The dynamics of vibrational energy relaxation and bimolecular reactions in solution

Transient electronic absorption spectroscopy monitors the population of intermediate states in the vibrational relaxation of the iodo-substituted methanes, CHI₃, CH₂I₂, and CH₃I, in solution after excitation of the fundamental C-H stretching vibration. These experiments give times for both intra- and intermolecular energy flow for each molecule. The trend in intermolecular vibrational energy redistribution (IVR) times shows that the local vibrational state structure around the initially prepared states in each molecule, not the overall state density, controls IVR. Comparison of experiments in the solvents chloroform and acetone reveals the solvent role in IVR and shows a strong solvent effect on the intermolecular energy transfer (IET).; Two methods for mid-infrared wavelength generation and an infrared detection apparatus are among the technical advances toward vibrationally-mediated chemistry in solution.

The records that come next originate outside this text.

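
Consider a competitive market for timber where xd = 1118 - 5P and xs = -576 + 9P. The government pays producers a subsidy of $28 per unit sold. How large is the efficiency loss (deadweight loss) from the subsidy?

Deadweight loss = $1260

Pre-subsidy: 1118 - 5P = -576 + 9P gives P* = 121, x* = 513.
With the subsidy, sellers receive Ps = Pb + 28 for each unit, where Pb is the price buyers pay.
Supply in terms of Pb becomes xs = -576 + 9(Pb + 28) = -324 + 9Pb. Setting this equal to demand: 1118 - 5Pb = -324 + 9Pb, so Pb = 103.
Sellers receive Ps = 103 + 28 = 131; x' = 1118 − 5·103 = 603.
The subsidy expands output by 603 − 513 = 90 past the efficient level; on those units the gap between marginal cost and willingness to pay runs from 0 up to 28.
DWL = ½ × 28 × 90 = 1260.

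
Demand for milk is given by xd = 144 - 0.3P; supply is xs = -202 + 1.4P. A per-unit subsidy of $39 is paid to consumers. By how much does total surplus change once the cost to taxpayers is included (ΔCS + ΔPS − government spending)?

Net change in total surplus = -31941/170

Pre-subsidy: 144 - 0.3P = -202 + 1.4P gives P* = 3460/17, x* = 1410/17.
With the rebate, buyers effectively pay Pb = Ps − 39, where Ps is the price sellers receive.
Demand in terms of Ps becomes xd = 144 − 0.3(Ps − 39) = 155.7 - 0.3Ps. Setting this equal to supply: 155.7 - 0.3Ps = -202 + 1.4Ps, so Ps = 3577/17.
Buyers pay Pb = 3577/17 − 39 = 2914/17; x' = -202 + 1.4·(3577/17) = 7869/85.
ΔCS = ½(1410/17 + 7869/85)(3460/17 − 2914/17) = 4072887/1445; ΔPS = ½(1410/17 + 7869/85)(3577/17 − 3460/17) = 1745523/2890.
Government spending = 39 × 7869/85 = 306891/85.
Net change = 4072887/1445 + 1745523/2890 − 306891/85 = -31941/170. The loss equals the DWL triangle ½·39·819/85.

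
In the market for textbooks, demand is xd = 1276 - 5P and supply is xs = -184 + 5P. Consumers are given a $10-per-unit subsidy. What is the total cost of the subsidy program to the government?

Government cost = $5710

Pre-subsidy: 1276 - 5P = -184 + 5P gives P* = 146, x* = 546.
With the rebate, buyers effectively pay Pb = Ps − 10, where Ps is the price sellers receive.
Demand in terms of Ps becomes xd = 1276 − 5(Ps − 10) = 1326 - 5Ps. Setting this equal to supply: 1326 - 5Ps = -184 + 5Ps, so Ps = 151.
Buyers pay Pb = 151 − 10 = 141; x' = -184 + 5·151 = 571.
Government outlay = subsidy × quantity = 10 × 571 = 5710.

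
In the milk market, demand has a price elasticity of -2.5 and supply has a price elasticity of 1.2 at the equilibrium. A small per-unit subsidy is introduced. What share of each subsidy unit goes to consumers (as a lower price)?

For a small subsidy around the equilibrium, the benefit split depends on the relative slopes, which at a point are proportional to the elasticities.
Buyer share = εs/(εs + |εd|) = 1.2/(1.2 + 2.5) = 12/37; seller share = |εd|/(εs + |εd|) = 25/37.

Consumer share = 12/37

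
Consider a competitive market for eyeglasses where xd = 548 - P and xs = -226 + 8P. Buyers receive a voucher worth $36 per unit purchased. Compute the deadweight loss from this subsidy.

Pre-subsidy: 548 - P = -226 + 8P gives P* = 86, x* = 462.
With the rebate, buyers effectively pay Pb = Ps − 36, where Ps is the price sellers receive.
Demand in terms of Ps becomes xd = 548 − 1(Ps − 36) = 584 - Ps. Setting this equal to supply: 584 - Ps = -226 + 8Ps, so Ps = 90.
Buyers pay Pb = 90 − 36 = 54; x' = -226 + 8·90 = 494.
The subsidy expands output by 494 − 462 = 32 past the efficient level; on those units the gap between marginal cost and willingness to pay runs from 0 up to 36.
DWL = ½ × 36 × 32 = 576.

Deadweight loss = $576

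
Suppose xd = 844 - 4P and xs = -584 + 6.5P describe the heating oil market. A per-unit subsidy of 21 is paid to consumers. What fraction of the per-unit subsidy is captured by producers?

Pre-subsidy: 844 - 4P = -584 + 6.5P gives P* = 136, x* = 300.
With the rebate, buyers effectively pay Pb = Ps − 21, where Ps is the price sellers receive.
Demand in terms of Ps becomes xd = 844 − 4(Ps − 21) = 928 - 4Ps. Setting this equal to supply: 928 - 4Ps = -584 + 6.5Ps, so Ps = 144.
Buyers pay Pb = 144 − 21 = 123; x' = -584 + 6.5·144 = 352.
Buyers' price falls by P* − Pb = 136 − 123 = 13; sellers' price rises by Ps − P* = 144 − 136 = 8.
So producers capture 8/21 = 8/21 of each unit of subsidy.

Producer share = 8/21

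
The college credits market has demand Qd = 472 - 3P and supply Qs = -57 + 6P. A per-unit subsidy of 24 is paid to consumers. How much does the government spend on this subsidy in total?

Pre-subsidy: 472 - 3P = -57 + 6P gives P* = 529/9, Q* = 887/3.
With the rebate, buyers effectively pay Pb = Ps − 24, where Ps is the price sellers receive.
Demand in terms of Ps becomes Qd = 472 − 3(Ps − 24) = 544 - 3Ps. Setting this equal to supply: 544 - 3Ps = -57 + 6Ps, so Ps = 601/9.
Buyers pay Pb = 601/9 − 24 = 385/9; Q' = -57 + 6·(601/9) = 1031/3.
Government outlay = subsidy × quantity = 24 × 1031/3 = 8248.

Government cost = 8248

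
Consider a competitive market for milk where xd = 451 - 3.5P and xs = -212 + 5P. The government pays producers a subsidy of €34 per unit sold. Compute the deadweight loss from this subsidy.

Pre-subsidy: 451 - 3.5P = -212 + 5P gives P* = 78, x* = 178.
With the subsidy, sellers receive Ps = Pb + 34 for each unit, where Pb is the price buyers pay.
Supply in terms of Pb becomes xs = -212 + 5(Pb + 34) = -42 + 5Pb. Setting this equal to demand: 451 - 3.5Pb = -42 + 5Pb, so Pb = 58.
Sellers receive Ps = 58 + 34 = 92; x' = 451 − 3.5·58 = 248.
The subsidy expands output by 248 − 178 = 70 past the efficient level; on those units the gap between marginal cost and willingness to pay runs from 0 up to 34.
DWL = ½ × 34 × 70 = 1190.

Deadweight loss = €1190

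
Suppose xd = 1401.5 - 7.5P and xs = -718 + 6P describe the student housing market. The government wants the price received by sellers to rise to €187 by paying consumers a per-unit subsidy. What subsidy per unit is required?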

We discuss the feasibility of driving and controlling bimolecular reactions in solution, including proton transfer in hydrogen-bonded complexes and simple radical-molecule reactions. Current progress includes initiation of a bimolecular reaction and detection of accumulated products with sub-picosecond pulses. We also address our developments in overcoming the hurdles to the time-resolved version of this experiment.